Словарь Лосского содержит помимо «знания», «понимания», «софии» также «харизма»/«помазание»/«дар»/χάρισμα (Греч.), которое он заимствует из Первого Послания Святого Иоанна. По сравнению с термином Платона «анамнезис»/«пре-бытийная память души», «харизма» не может оставаться дремлющей, она должна быть привлечена к жизни личности, и задача богословия состоит, согласно Лосскому, в том, чтобы использовать харизму для ответа на Откровение крещения. (Nichols 2017, стр. 98) Как и в случае с греческими патриархами, использование Лосским терминологии Платона не следует трактовать как его впадение в философский концептуализм. Напротив, как и греческие патриархи до него, Лосский использует терминологию Платона для формулирования феноменов, которые относятся исключительно к христианской вере.
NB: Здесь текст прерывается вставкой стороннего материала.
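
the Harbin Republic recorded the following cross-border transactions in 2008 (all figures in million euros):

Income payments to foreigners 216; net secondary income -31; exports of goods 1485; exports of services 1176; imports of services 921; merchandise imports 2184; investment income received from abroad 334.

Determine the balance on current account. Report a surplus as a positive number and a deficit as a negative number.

Goods balance = 1485 - 2184 = -699
Services balance = 1176 - 921 = 255
Trade balance (goods + services) = -699 + 255 = -444
Net primary income = 334 - 216 = 118
Net secondary income = -31
Current account = -444 + 118 + (-31) = -357

-357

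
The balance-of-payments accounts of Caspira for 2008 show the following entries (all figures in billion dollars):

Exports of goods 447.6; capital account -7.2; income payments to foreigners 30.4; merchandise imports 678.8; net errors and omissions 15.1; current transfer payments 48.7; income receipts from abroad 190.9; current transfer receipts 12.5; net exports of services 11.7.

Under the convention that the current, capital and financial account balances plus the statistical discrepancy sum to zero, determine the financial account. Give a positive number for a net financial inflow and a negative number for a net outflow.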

В религиях Авраама монотеистическая личность Бога подтверждается за счёт непознаваемости природы Бога. В эллинистической теологии Абсолют доступен знанию лишь «через растворение понятия личность». (Nichols 2017, стр. 99) Согласно Лосскому, только христианство «освобождает человека от этих двух ограничений через полное откровение сразу и личностного Бога и Его природы». (Lossky 2017, стр. 24–25) Во Христе «человечность и Божественность соединены», в обожествлении Божественная природа обнажает себя перед человеческой природой: Сын, будучи единосущен с Отцом и Святым Духом, обожествляет безличную метафизику.
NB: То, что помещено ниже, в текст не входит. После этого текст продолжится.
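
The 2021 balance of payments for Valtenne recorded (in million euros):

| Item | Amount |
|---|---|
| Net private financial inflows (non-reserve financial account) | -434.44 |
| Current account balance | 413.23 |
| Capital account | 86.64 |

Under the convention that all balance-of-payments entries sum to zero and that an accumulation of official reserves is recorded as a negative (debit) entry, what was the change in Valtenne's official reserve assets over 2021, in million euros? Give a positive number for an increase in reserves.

65.43

Official reserve transactions balance = -(413.23 + 86.64 + (-434.44)) = -65.43
An accumulation of reserves is recorded as a debit (negative entry), so the change in the stock of reserves is the negative of that balance.
Change in official reserves = -(-65.43) = 65.43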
Христианское богословие универсально в глазах Лосского в том смысле, что Божественное Провидение вдохновило греческих патриархов к очищению языка эллинистических философов чтобы выразить весть Израиля, но также пойти далее её. (Nichols 2017, стр. 100) Откровение для Лосского оказывается вне истории и является «богокосмическим», что включает и нас самих как часть созданного мира. В стороне от христианства, резонирует Лосский, апофатический метод лишает личности обоих, и Бога, и человека, и служит в качестве поправляющего инструмента для катафатических рассуждений Плотина. Для Лосского размышления о Боге приводят к молчанию, «поскольку ни мысль, ни язык не могут арестовать Бесконечность в концепцию, которая определяя её, ограничивает её». (Lossky 2017, стр. 27) Из этого следует, что апофатизм неизбежен, но это также показывает, что стремление приблизиться к Богу является «безграничным полётом». Однако это не есть состояние «экстаза»/ἔκστασις (Греч.) в «невыразимом слиянии», но образ Бога как «другого», «вечно нового, неисчерпаемого». (Lossky 2017, стр. 29)
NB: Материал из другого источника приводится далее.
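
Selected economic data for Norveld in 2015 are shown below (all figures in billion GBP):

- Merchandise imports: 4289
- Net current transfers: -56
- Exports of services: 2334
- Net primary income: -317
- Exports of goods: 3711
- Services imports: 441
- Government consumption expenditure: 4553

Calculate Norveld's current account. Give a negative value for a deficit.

942

Goods balance = 3711 - 4289 = -578
Services balance = 2334 - 441 = 1893
Trade balance (goods + services) = -578 + 1893 = 1315
Net primary income = -317
Net secondary income = -56
Current account = 1315 + (-317) + (-56) = 942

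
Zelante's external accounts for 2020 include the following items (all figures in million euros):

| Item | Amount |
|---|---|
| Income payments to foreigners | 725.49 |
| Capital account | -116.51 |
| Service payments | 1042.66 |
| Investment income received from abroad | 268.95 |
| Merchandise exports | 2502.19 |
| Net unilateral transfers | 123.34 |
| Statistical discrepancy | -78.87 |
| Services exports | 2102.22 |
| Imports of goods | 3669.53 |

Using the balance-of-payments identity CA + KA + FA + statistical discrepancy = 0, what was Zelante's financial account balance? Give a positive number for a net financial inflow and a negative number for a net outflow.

Goods balance = 2502.19 - 3669.53 = -1167.34
Services balance = 2102.22 - 1042.66 = 1059.56
Trade balance (goods + services) = -1167.34 + 1059.56 = -107.78
Net primary income = 268.95 - 725.49 = -456.54
Net secondary income = 123.34
Current account = -107.78 + (-456.54) + 123.34 = -440.98
Financial account = -(-440.98 + (-116.51) + (-78.87)) = 636.36

636.36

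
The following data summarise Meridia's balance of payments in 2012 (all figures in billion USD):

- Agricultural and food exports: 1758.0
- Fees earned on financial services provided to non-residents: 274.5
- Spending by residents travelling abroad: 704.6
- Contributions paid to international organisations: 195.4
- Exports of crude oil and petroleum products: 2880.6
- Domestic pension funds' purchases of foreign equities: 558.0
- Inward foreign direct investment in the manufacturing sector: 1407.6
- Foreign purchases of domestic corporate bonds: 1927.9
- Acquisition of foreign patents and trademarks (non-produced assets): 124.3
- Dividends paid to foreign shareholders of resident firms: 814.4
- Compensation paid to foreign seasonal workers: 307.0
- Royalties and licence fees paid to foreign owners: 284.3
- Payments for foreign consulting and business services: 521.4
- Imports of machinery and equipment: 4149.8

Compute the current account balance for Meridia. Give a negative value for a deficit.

-2063.8

Goods: 2880.6 + 1758.0 - 4149.8 = 488.8
Services: 274.5 - 704.6 - 521.4 - 284.3 = -1235.8
Primary income: -814.4 - 307.0 = -1121.4
Secondary income: -195.4
Current account = 488.8 + (-1235.8) + (-1121.4) + (-195.4) = -2063.8
(Excluded from the current account — financial account: domestic pension funds' purchases of foreign equities 558.0, inward foreign direct investment in the manufacturing sector 1407.6, foreign purchases of domestic corporate bonds 1927.9; capital account: acquisition of foreign patents and trademarks (non-produced assets) 124.3.)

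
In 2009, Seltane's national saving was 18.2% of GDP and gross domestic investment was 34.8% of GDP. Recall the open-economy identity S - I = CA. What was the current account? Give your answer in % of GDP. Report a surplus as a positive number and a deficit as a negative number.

S - I = CA (net lending to the rest of the world).
CA = S - I = 18.2 - 34.8 = -16.6

-16.6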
Трансцендентность и имманентность Бога в философии и богословии рассматриваются различно. Для Лосского, разница между философией и богословием лежит уже в отправной точке каждого из них. Для православного богословия такая точка отправления находится во Христе, и Он является также и конечной точкой. В философии отправной точкой является идея, даже если она отражает наблюдение природы. Философы перемещаются от одной идеи к другой, или же к генерализации исходной идеи с тем, чтобы обустроить концепцию. В формулировке Лосского Бог Декарта есть «математический Бог: для того, чтобы уравнять внутренние идеи математических истин, нужен верховный математик, который вычислил бы всё вплоть до вечности». Для Лейбница, продолжает Лосский, необходимая гармония между изолированными мирами всех личностей достигается через «наивысшую Монаду», которая гармонизирует восприятие единичной личности с восприятием других людей. Для Канта, любые метафизические рассуждения о Боге бесполезны, однако сама идея Бога необходима для установления «морального владения» человеческими существами. Для Бергсона, заключает Лосский, Бог Аристотеля как «Акт чистого рассудка» удовлетворяет вполне ожиданиям метафизики. (Lossky 2017, стр. 29)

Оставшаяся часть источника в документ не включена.